For the love of words

Homage and The Singing Line

I teach writing because at a very young age, I fell in love with words. My family aside, this has been the truest love of my life, and I have remained faithful while richer and perhaps just a teensy bit arrogant about it, and oh so much poorer than I am now; through better and far, far worse times although right now pretty much has me whipped; through sickness of the body, mind, and soul, and in fair, good, and gleefully robust health.

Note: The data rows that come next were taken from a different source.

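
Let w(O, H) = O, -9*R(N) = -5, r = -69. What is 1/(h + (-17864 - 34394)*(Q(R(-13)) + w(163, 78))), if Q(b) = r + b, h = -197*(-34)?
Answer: -9/44411276 ≈ -2.0265e-7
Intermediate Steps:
R(N) = 5/9 (R(N) = -1/9*(-5) = 5/9)
h = 6698
Q(b) = -69 + b
1/(h + (-17864 - 34394)*(Q(R(-13)) + w(163, 78))) = 1/(6698 + (-17864 - 34394)*((-69 + 5/9) + 163)) = 1/(6698 - 52258*(-616/9 + 163)) = 1/(6698 - 52258*851/9) = 1/(6698 - 44471558/9) = 1/(-44411276/9) = -9/44411276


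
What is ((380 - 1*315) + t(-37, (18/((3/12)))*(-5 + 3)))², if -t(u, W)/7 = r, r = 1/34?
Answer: 4853209/1156 ≈ 4198.3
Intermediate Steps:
r = 1/34 ≈ 0.029412
t(u, W) = -7/34 (t(u, W) = -7*1/34 = -7/34)
((380 - 1*315) + t(-37, (18/((3/12)))*(-5 + 3)))² = ((380 - 1*315) - 7/34)² = ((380 - 315) - 7/34)² = (65 - 7/34)² = (2203/34)² = 4853209/1156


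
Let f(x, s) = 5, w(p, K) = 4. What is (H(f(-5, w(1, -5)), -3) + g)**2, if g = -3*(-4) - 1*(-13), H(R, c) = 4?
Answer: 841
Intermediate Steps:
g = 25 (g = 12 + 13 = 25)
(H(f(-5, w(1, -5)), -3) + g)**2 = (4 + 25)**2 = 29**2 = 841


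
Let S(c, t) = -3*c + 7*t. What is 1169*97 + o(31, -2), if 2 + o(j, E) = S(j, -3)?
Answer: 113277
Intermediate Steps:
o(j, E) = -23 - 3*j (o(j, E) = -2 + (-3*j + 7*(-3)) = -2 + (-3*j - 21) = -2 + (-21 - 3*j) = -23 - 3*j)
1169*97 + o(31, -2) = 1169*97 + (-23 - 3*31) = 113393 + (-23 - 93) = 113393 - 116 = 113277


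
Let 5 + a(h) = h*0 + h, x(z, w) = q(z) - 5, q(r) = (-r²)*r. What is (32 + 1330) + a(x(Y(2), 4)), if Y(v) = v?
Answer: 1344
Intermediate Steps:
q(r) = -r³
x(z, w) = -5 - z³ (x(z, w) = -z³ - 5 = -5 - z³)
a(h) = -5 + h (a(h) = -5 + (h*0 + h) = -5 + (0 + h) = -5 + h)
(32 + 1330) + a(x(Y(2), 4)) = (32 + 1330) + (-5 + (-5 - 1*2³)) = 1362 + (-5 + (-5 - 1*8)) = 1362 + (-5 + (-5 - 8)) = 1362 + (-5 - 13) = 1362 - 18 = 1344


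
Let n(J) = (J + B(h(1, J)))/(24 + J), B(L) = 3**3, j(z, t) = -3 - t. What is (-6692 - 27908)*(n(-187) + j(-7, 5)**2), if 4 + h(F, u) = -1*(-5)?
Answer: -366483200/163 ≈ -2.2484e+6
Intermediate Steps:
h(F, u) = 1 (h(F, u) = -4 - 1*(-5) = -4 + 5 = 1)
B(L) = 27
n(J) = (27 + J)/(24 + J) (n(J) = (J + 27)/(24 + J) = (27 + J)/(24 + J))
(-6692 - 27908)*(n(-187) + j(-7, 5)**2) = (-6692 - 27908)*((27 - 187)/(24 - 187) + (-3 - 1*5)**2) = -34600*(-160/(-163) + (-3 - 5)**2) = -34600*(-1/163*(-160) + (-8)**2) = -34600*(160/163 + 64) = -34600*10592/163 = -366483200/163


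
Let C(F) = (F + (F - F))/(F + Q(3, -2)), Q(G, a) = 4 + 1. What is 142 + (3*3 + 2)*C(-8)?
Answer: 514/3 ≈ 171.33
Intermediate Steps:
Q(G, a) = 5
C(F) = F/(5 + F) (C(F) = (F + (F - F))/(F + 5) = (F + 0)/(5 + F) = F/(5 + F))
142 + (3*3 + 2)*C(-8) = 142 + (3*3 + 2)*(-8/(5 - 8)) = 142 + (9 + 2)*(-8/(-3)) = 142 + 11*(-8*(-1/3)) = 142 + 11*(8/3) = 142 + 88/3 = 514/3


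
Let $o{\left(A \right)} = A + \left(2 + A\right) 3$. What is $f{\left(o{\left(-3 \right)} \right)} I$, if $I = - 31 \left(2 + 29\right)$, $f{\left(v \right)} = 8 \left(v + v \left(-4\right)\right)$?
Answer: $-138384$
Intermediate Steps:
$o{\left(A \right)} = 6 + 4 A$ ($o{\left(A \right)} = A + \left(6 + 3 A\right) = 6 + 4 A$)
$f{\left(v \right)} = - 24 v$ ($f{\left(v \right)} = 8 \left(v - 4 v\right) = 8 \left(- 3 v\right) = - 24 v$)
$I = -961$ ($I = \left(-31\right) 31 = -961$)
$f{\left(o{\left(-3 \right)} \right)} I = - 24 \left(6 + 4 \left(-3\right)\right) \left(-961\right) = - 24 \left(6 - 12\right) \left(-961\right) = \left(-24\right) \left(-6\right) \left(-961\right) = 144 \left(-961\right) = -138384$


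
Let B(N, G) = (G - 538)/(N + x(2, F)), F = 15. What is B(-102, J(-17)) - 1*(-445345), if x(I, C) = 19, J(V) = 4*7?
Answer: 36964145/83 ≈ 4.4535e+5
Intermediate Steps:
J(V) = 28
B(N, G) = (-538 + G)/(19 + N) (B(N, G) = (G - 538)/(N + 19) = (-538 + G)/(19 + N))
B(-102, J(-17)) - 1*(-445345) = (-538 + 28)/(19 - 102) - 1*(-445345) = -510/(-83) + 445345 = -1/83*(-510) + 445345 = 510/83 + 445345 = 36964145/83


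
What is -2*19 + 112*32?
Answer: 3546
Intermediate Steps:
-2*19 + 112*32 = -38 + 3584 = 3546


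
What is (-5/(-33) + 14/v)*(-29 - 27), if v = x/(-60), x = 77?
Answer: 19880/33 ≈ 602.42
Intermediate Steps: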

No matter where I am in life or who is sharing my heart and home, some of my most satisfying moments are when I read truly good writing. Michael Chabon describing the evening light reflecting golden off of an empty window in "The Amazing Adventures of Kavalier and Clay. " Anne LaMott describing the perfect selfishness of a smart and angry adolescent girl in "Crooked Little Heart." Charlotte Bronte--exquisite Charlotte Bronte--giving life to plain Jane Eyre, the elphin orphan who became my role model for all that a strong woman can be.

Writers have shaped my soul; there is no other way to put it. They have taught me how to see beyond the transient to the enduring. They have given me great wanderlust. They have made me grateful for the smell of night, the cold light of winter, and the season of life "where late the sweet birds sang" (WS's Sonnet 73.)

So I have tried, as a teacher and as a writer, to honor those gifts, those Faberge boxes of words, images, and ideas.

Paying homage is not always easy. While writing and revising (and revising, and revising, and revising) three books, a drawerful of short stories, essays, articles, and poems, I've spent hours staring at the paper or screen, my brain running through dozens of possibilities for a single word or phrase. I've written the same line nine different ways until my central nervous system said that it was note-perfect. When I hit that perfect note in a piece of writing, I can feel it throughout my body. It takes mindfullness, time, and hard work to hit it. And it is always worth the effort.

Edwin Markham, poet, scholar, and bibliophile of the late 1800's, once described another poet as having "the gift of the singing line." The singing line. Isn't that a singing line in itself? What a delicious way to phrase it.

So, my PCM 300 weekday college students, I am going to push you hard to have the patience and rigor to take apart your writing, sentence by sentence, word by word, until you know that you have done your very best. I am going to do my very best to make you acutely aware of concepts like parallel structure, active voice, and economy of line. And oh, those conventions--you know I am going to be merciless. In the process, I hope that you will learn to love your own words. This is a love affair worth persuing.